第5話 カボチャと触手

 突然巨大化したカボチャに呑み込まれてしまったカノアとレイア。突然のことに、カノアはパニックに陥っていた。


「ニャッ……真っ暗ニャ!」

「カノア、落ち着け。私が何とかする」


 どういう仕組みで巨大化したのかわからないが、普通のカボチャに見えていたあの植物は、人を襲う怪物カボチャだった。


 怪物カボチャに体ごとすっぽりと呑み込まれてしまった二人だが、カボチャの中は空洞になっていて、なんとか体勢を変えられるだけの空間はあった。

 レイアは冷静に状況を確認すると、慌てふためくカノアを落ち着かせるためにその体を左手で抱き寄せた。
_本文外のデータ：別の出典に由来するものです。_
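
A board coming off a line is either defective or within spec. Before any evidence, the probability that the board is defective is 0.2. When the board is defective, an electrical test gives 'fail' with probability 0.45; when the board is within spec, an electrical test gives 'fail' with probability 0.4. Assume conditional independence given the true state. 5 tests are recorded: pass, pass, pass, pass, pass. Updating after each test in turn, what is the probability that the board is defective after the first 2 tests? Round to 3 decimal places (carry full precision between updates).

0.174

Apply Bayes' rule sequentially, carrying P(defective) forward.
After 'pass': P(defective) = 0.55·0.2000 / (0.55·0.2000 + 0.6·0.8000) ≈ 0.1864
After 'pass': P(defective) = 0.55·0.1864 / (0.55·0.1864 + 0.6·0.8136) ≈ 0.1736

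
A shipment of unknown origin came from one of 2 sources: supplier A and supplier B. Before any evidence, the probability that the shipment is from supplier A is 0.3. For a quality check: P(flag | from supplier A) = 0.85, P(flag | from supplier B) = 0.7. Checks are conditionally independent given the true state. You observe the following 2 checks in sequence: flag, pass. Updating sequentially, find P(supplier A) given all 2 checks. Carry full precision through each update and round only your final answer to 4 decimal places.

Apply Bayes' rule sequentially, carrying P(supplier A) forward.
After 'flag': P(supplier A) = 0.85·0.3000 / (0.85·0.3000 + 0.7·0.7000) ≈ 0.3423
After 'pass': P(supplier A) = 0.15·0.3423 / (0.15·0.3423 + 0.3·0.6577) ≈ 0.2065

0.2065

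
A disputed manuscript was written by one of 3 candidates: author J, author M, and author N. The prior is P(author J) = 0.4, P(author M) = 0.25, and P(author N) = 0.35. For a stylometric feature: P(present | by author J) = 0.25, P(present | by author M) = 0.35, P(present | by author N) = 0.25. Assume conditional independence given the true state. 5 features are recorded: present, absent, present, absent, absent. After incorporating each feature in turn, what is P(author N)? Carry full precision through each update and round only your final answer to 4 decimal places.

0.3274

After 'present': normaliser = 0.25·0.4000 + 0.35·0.2500 + 0.25·0.3500; P(author J) ≈ 0.3636, P(author M) ≈ 0.3182, P(author N) ≈ 0.3182
After 'absent': normaliser = 0.75·0.3636 + 0.65·0.3182 + 0.75·0.3182; P(author J) ≈ 0.3797, P(author M) ≈ 0.2880, P(author N) ≈ 0.3323
After 'present': normaliser = 0.25·0.3797 + 0.35·0.2880 + 0.25·0.3323; P(author J) ≈ 0.3405, P(author M) ≈ 0.3615, P(author N) ≈ 0.2980
After 'absent': normaliser = 0.75·0.3405 + 0.65·0.3615 + 0.75·0.2980; P(author J) ≈ 0.3578, P(author M) ≈ 0.3292, P(author N) ≈ 0.3130
After 'absent': normaliser = 0.75·0.3578 + 0.65·0.3292 + 0.75·0.3130; P(author J) ≈ 0.3742, P(author M) ≈ 0.2984, P(author N) ≈ 0.3274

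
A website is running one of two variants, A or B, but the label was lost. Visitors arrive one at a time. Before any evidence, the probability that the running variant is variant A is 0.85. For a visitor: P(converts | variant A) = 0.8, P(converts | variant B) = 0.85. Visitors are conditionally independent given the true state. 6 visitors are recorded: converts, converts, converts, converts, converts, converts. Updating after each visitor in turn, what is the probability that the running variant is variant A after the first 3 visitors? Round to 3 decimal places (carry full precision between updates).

0.825

After 'converts': P(A) = 0.8·0.8500 / (0.8·0.8500 + 0.85·0.1500) ≈ 0.8421
After 'converts': P(A) = 0.8·0.8421 / (0.8·0.8421 + 0.85·0.1579) ≈ 0.8339
After 'converts': P(A) = 0.8·0.8339 / (0.8·0.8339 + 0.85·0.1661) ≈ 0.8253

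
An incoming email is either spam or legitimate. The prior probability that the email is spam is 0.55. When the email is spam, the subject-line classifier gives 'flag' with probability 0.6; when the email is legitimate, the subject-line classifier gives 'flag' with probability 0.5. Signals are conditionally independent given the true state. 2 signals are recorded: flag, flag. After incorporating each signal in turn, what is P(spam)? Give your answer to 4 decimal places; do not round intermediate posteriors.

Apply Bayes' rule sequentially, carrying P(spam) forward.
After 'flag': P(spam) = 0.6·0.5500 / (0.6·0.5500 + 0.5·0.4500) ≈ 0.5946
After 'flag': P(spam) = 0.6·0.5946 / (0.6·0.5946 + 0.5·0.4054) ≈ 0.6377

0.6377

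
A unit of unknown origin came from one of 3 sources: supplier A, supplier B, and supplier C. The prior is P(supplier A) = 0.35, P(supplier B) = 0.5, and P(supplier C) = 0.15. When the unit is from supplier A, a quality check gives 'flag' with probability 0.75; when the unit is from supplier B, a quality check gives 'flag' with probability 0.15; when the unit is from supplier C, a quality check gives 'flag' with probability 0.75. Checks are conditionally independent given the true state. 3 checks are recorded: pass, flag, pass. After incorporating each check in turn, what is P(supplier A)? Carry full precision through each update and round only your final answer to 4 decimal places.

0.2114

After 'pass': normaliser = 0.25·0.3500 + 0.85·0.5000 + 0.25·0.1500; P(supplier A) ≈ 0.1591, P(supplier B) ≈ 0.7727, P(supplier C) ≈ 0.0682
After 'flag': normaliser = 0.75·0.1591 + 0.15·0.7727 + 0.75·0.0682; P(supplier A) ≈ 0.4167, P(supplier B) ≈ 0.4048, P(supplier C) ≈ 0.1786
After 'pass': normaliser = 0.25·0.4167 + 0.85·0.4048 + 0.25·0.1786; P(supplier A) ≈ 0.2114, P(supplier B) ≈ 0.6981, P(supplier C) ≈ 0.0906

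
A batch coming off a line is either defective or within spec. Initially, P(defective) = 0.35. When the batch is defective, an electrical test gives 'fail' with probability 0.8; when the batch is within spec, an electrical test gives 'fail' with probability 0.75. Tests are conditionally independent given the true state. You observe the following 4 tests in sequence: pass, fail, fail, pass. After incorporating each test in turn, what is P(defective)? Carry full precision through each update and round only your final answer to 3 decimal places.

After 'pass': P(defective) = 0.2·0.3500 / (0.2·0.3500 + 0.25·0.6500) ≈ 0.3011
After 'fail': P(defective) = 0.8·0.3011 / (0.8·0.3011 + 0.75·0.6989) ≈ 0.3148
After 'fail': P(defective) = 0.8·0.3148 / (0.8·0.3148 + 0.75·0.6852) ≈ 0.3289
After 'pass': P(defective) = 0.2·0.3289 / (0.2·0.3289 + 0.25·0.6711) ≈ 0.2817

0.282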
余った右手で腰の短刀を引き抜く。そのまま手探りで壁に刀を突き立て――


――ぶちゅ、ずばっっ!!!


 短刀で素早く怪物カボチャの壁を切り付けた。が、手応えはあるものの壁を破るには至らない。


「くそっ……」

 レイアが短刀を握り直し、今度は短刀を壁に突き刺してみようかと考えた瞬間――

「ニャニャッ?! なんか縮んできたニャ!」


 先ほどの攻撃に反応したのか、怪物カボチャが蠢き周囲の内壁が収縮を始めた。同時に、中の二人の全身に何か奇妙な物体が触れる。


「何だこれはっ……」

「気持ち悪いニャ!」


 ぬるぬるとうごめくそれは、怪物カボチャの内壁全体にくっついているようだ。

 怪物カボチャの外壁が徐々に縮んで、捕らえた二つの獲物――つまりレイアとカノア――を圧迫死させようと締め付けてくる。

 同時に、内壁の触手のような突起物――おそらく怪物カボチャの消化器官と思われるもの――が消化液を分泌して、二人を溶かそうとしているようだった。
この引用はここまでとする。